In the coming weeks, members of Congress will vote on whether we should require universal background checks for anyone who wants to buy a gun so that criminals or people with severe mental illnesses can’t get their hands on one. They’ll vote on tough new penalties for anyone who buys guns only to turn around and sell them to criminals. They’ll vote on a measure that would keep weapons of war and high-capacity ammunition magazines that facilitate these mass killings off our streets. They’ll get to vote on legislation that would help schools become safer and help people struggling with mental health problems to get the treatment that they need.
“None of these ideas are controversial,” the President said. “Why wouldn’t we want to make it more difficult for a dangerous person to get his or her hand on a gun?”
And if you ask most Americans outside of Washington -- including many gun owners -- some of these ideas, they don't consider them controversial.

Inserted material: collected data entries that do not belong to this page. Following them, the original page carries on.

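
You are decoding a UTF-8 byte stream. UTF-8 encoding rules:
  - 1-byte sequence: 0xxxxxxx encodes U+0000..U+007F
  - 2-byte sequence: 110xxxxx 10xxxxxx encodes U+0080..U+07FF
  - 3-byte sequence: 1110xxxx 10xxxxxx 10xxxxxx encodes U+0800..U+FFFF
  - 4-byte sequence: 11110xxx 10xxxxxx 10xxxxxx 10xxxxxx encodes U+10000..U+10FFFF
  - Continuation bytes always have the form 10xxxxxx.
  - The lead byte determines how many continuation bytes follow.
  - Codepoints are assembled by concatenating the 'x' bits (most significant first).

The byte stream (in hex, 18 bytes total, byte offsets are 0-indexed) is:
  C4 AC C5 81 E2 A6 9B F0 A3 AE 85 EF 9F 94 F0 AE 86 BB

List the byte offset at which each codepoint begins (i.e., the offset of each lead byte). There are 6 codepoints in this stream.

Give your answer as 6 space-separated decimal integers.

Answer: 0 2 4 7 11 14

Derivation:
Byte[0]=C4: 2-byte lead, need 1 cont bytes. acc=0x4
Byte[1]=AC: continuation. acc=(acc<<6)|0x2C=0x12C
Completed: cp=U+012C (starts at byte 0)
Byte[2]=C5: 2-byte lead, need 1 cont bytes. acc=0x5
Byte[3]=81: continuation. acc=(acc<<6)|0x01=0x141
Completed: cp=U+0141 (starts at byte 2)
Byte[4]=E2: 3-byte lead, need 2 cont bytes. acc=0x2
Byte[5]=A6: continuation. acc=(acc<<6)|0x26=0xA6
Byte[6]=9B: continuation. acc=(acc<<6)|0x1B=0x299B
Completed: cp=U+299B (starts at byte 4)
Byte[7]=F0: 4-byte lead, need 3 cont bytes. acc=0x0
Byte[8]=A3: continuation. acc=(acc<<6)|0x23=0x23
Byte[9]=AE: continuation. acc=(acc<<6)|0x2E=0x8EE
Byte[10]=85: continuation. acc=(acc<<6)|0x05=0x23B85
Completed: cp=U+23B85 (starts at byte 7)
Byte[11]=EF: 3-byte lead, need 2 cont bytes. acc=0xF
Byte[12]=9F: continuation. acc=(acc<<6)|0x1F=0x3DF
Byte[13]=94: continuation. acc=(acc<<6)|0x14=0xF7D4
Completed: cp=U+F7D4 (starts at byte 11)
Byte[14]=F0: 4-byte lead, need 3 cont bytes. acc=0x0
Byte[15]=AE: continuation. acc=(acc<<6)|0x2E=0x2E
Byte[16]=86: continuation. acc=(acc<<6)|0x06=0xB86
Byte[17]=BB: continuation. acc=(acc<<6)|0x3B=0x2E1BB
Completed: cp=U+2E1BB (starts at byte 14)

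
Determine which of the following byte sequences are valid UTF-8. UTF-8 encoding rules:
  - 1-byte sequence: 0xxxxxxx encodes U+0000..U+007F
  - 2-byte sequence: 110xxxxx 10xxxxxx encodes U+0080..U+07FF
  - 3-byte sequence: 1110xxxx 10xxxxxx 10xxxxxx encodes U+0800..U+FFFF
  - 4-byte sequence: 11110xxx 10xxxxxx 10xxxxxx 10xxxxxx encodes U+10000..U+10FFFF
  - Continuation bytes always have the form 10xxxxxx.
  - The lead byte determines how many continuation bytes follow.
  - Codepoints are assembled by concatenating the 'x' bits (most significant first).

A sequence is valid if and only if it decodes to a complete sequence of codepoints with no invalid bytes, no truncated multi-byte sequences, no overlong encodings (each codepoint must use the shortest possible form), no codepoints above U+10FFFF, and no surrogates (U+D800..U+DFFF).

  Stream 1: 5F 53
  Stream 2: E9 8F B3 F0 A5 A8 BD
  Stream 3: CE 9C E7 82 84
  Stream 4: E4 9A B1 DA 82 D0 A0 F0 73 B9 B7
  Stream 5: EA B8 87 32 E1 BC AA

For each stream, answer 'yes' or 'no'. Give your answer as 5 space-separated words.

Answer: yes yes yes no yes

Derivation:
Stream 1: decodes cleanly. VALID
Stream 2: decodes cleanly. VALID
Stream 3: decodes cleanly. VALID
Stream 4: error at byte offset 8. INVALID
Stream 5: decodes cleanly. VALID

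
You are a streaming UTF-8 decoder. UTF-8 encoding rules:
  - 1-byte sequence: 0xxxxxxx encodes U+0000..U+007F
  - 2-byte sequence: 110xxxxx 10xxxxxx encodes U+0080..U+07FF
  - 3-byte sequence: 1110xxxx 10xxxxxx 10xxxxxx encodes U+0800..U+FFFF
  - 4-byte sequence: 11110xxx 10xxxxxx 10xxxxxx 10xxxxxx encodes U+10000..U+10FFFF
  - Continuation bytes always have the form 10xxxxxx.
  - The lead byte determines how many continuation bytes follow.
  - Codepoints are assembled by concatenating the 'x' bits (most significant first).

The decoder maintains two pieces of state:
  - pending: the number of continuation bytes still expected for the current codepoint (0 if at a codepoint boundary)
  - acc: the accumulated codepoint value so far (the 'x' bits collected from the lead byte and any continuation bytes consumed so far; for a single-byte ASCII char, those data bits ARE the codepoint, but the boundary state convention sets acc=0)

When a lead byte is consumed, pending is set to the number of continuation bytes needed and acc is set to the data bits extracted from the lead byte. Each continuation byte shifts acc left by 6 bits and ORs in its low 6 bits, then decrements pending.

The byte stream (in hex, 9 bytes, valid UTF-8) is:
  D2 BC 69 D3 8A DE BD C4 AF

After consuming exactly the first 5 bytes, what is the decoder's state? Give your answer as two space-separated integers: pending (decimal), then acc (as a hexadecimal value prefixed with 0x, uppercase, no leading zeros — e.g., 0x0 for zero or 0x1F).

Byte[0]=D2: 2-byte lead. pending=1, acc=0x12
Byte[1]=BC: continuation. acc=(acc<<6)|0x3C=0x4BC, pending=0
Byte[2]=69: 1-byte. pending=0, acc=0x0
Byte[3]=D3: 2-byte lead. pending=1, acc=0x13
Byte[4]=8A: continuation. acc=(acc<<6)|0x0A=0x4CA, pending=0

Answer: 0 0x4CA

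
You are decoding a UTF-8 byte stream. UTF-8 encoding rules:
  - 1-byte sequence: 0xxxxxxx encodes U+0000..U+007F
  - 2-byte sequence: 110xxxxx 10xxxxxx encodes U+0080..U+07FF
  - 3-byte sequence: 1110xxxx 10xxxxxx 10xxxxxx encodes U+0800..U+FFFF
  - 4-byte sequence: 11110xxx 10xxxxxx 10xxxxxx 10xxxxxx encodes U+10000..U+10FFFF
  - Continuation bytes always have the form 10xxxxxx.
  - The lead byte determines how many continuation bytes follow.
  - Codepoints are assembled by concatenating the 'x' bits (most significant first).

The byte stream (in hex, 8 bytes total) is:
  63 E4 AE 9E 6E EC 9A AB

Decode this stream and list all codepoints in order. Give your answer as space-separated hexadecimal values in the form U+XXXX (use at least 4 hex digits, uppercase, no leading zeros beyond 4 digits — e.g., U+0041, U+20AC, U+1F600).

Byte[0]=63: 1-byte ASCII. cp=U+0063
Byte[1]=E4: 3-byte lead, need 2 cont bytes. acc=0x4
Byte[2]=AE: continuation. acc=(acc<<6)|0x2E=0x12E
Byte[3]=9E: continuation. acc=(acc<<6)|0x1E=0x4B9E
Completed: cp=U+4B9E (starts at byte 1)
Byte[4]=6E: 1-byte ASCII. cp=U+006E
Byte[5]=EC: 3-byte lead, need 2 cont bytes. acc=0xC
Byte[6]=9A: continuation. acc=(acc<<6)|0x1A=0x31A
Byte[7]=AB: continuation. acc=(acc<<6)|0x2B=0xC6AB
Completed: cp=U+C6AB (starts at byte 5)

Answer: U+0063 U+4B9E U+006E U+C6AB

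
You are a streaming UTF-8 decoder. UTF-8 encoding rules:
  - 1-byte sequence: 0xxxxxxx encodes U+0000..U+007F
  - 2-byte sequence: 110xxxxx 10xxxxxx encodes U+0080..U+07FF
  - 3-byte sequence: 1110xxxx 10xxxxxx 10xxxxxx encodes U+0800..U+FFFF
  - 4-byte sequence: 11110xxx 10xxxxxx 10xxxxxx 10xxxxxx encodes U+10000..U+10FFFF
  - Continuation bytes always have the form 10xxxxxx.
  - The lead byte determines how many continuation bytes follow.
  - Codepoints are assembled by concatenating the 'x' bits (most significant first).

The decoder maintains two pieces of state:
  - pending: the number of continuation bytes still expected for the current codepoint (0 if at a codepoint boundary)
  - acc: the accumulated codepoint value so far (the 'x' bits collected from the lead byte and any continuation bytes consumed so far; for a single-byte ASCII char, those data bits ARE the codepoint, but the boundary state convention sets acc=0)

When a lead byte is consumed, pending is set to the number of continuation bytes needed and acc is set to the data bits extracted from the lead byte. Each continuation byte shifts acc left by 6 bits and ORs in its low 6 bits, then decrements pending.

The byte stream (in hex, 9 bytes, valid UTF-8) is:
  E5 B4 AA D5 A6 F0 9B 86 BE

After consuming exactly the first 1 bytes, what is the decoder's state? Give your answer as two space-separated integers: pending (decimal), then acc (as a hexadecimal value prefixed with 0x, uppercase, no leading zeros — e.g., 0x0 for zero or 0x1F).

Byte[0]=E5: 3-byte lead. pending=2, acc=0x5

Answer: 2 0x5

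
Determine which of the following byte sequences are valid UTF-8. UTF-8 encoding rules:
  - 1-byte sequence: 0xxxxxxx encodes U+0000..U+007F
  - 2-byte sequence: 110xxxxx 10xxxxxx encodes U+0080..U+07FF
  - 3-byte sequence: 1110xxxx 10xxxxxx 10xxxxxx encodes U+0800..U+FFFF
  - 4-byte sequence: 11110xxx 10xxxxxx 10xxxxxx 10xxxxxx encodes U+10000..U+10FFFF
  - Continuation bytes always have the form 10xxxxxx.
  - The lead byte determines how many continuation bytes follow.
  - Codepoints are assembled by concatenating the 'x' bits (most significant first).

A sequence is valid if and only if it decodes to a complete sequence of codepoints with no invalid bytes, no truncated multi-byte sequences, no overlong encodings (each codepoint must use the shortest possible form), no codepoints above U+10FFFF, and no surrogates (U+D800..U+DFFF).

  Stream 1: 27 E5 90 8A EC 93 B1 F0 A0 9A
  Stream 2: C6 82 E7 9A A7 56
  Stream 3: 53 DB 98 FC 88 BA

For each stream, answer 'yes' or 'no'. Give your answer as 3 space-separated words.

Stream 1: error at byte offset 10. INVALID
Stream 2: decodes cleanly. VALID
Stream 3: error at byte offset 3. INVALID

Answer: no yes no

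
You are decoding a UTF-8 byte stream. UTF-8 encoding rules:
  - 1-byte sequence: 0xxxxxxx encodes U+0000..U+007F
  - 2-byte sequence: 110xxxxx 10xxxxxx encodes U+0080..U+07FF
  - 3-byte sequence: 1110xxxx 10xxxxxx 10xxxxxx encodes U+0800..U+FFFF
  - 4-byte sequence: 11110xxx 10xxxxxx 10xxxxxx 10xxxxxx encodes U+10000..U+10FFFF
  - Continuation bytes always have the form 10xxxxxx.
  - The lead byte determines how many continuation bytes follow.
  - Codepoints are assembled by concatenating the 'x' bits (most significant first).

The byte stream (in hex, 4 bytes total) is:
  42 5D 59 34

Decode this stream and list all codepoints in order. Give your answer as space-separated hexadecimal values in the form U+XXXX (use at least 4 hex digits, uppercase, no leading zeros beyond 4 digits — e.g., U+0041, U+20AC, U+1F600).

Answer: U+0042 U+005D U+0059 U+0034

Derivation:
Byte[0]=42: 1-byte ASCII. cp=U+0042
Byte[1]=5D: 1-byte ASCII. cp=U+005D
Byte[2]=59: 1-byte ASCII. cp=U+0059
Byte[3]=34: 1-byte ASCII. cp=U+0034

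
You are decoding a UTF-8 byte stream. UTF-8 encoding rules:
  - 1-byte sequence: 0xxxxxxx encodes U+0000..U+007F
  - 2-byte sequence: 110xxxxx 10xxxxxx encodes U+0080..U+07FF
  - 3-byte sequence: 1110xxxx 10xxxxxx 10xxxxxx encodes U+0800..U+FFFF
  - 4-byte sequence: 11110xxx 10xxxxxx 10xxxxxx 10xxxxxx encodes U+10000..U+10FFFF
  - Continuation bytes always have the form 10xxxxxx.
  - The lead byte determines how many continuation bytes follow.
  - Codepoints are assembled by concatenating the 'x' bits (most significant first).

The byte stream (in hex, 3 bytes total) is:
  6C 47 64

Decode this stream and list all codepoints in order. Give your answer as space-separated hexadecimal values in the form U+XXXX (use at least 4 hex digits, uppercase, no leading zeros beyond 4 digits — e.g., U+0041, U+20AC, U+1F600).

Answer: U+006C U+0047 U+0064

Derivation:
Byte[0]=6C: 1-byte ASCII. cp=U+006C
Byte[1]=47: 1-byte ASCII. cp=U+0047
Byte[2]=64: 1-byte ASCII. cp=U+0064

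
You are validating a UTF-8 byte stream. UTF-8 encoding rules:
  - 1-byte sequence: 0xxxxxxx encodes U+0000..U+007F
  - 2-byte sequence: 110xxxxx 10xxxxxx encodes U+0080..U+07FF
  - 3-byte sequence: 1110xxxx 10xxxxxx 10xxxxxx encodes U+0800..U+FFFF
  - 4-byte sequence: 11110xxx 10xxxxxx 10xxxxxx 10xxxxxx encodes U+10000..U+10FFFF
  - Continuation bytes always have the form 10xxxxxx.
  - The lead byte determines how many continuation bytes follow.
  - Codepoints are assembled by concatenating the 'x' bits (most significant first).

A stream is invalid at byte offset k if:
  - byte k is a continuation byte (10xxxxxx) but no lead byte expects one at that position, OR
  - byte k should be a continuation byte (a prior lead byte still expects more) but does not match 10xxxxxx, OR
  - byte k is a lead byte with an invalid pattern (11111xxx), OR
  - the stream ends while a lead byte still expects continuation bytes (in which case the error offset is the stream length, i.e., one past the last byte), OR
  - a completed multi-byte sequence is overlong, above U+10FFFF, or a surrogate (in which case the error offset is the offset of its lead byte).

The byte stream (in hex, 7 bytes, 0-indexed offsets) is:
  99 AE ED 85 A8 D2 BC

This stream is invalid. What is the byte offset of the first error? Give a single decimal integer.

Byte[0]=99: INVALID lead byte (not 0xxx/110x/1110/11110)

Answer: 0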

Right now, 90 percent of Americans -- 90 percent -- support background checks that will keep criminals and people who have been found to be a danger to themselves or others from buying a gun. More than 80 percent of Republicans agree. More than 80 percent of gun owners agree.
“There’s absolutely no reason why we can’t get this done,” President Obama said. But “there are some powerful voices on the other side that are interested in running out the clock or changing the subject or drowning out the majority of the American people to prevent any of these reforms from happening at all.”
The President called on everyone to make sure their members of Congress were listening, that we hadn’t forgotten what happened in Newtown or Aurora or Blacksburg or our pledge to do whatever we can as a nation to prevent future violence.
Nothing is more powerful than millions of voices calling for change. And that’s why it’s so important that all these moms and dads are here today. But that's also why it’s important that we've got grassroots groups out there that got started and are out there mobilizing and organizing and keeping up the fight. That's what it’s going to take to make this country safer. It’s going to take moms and dads, and hunters and sportsmen, and clergy and local officials like the mayors who are here today standing up and saying, this time really is different -- that we’re not just going to sit back and wait until the next Newtown or the next Blacksburg or the next innocent, beautiful child who is gunned down in a playground in Chicago or Philadelphia or Los Angeles before we summon the will to act.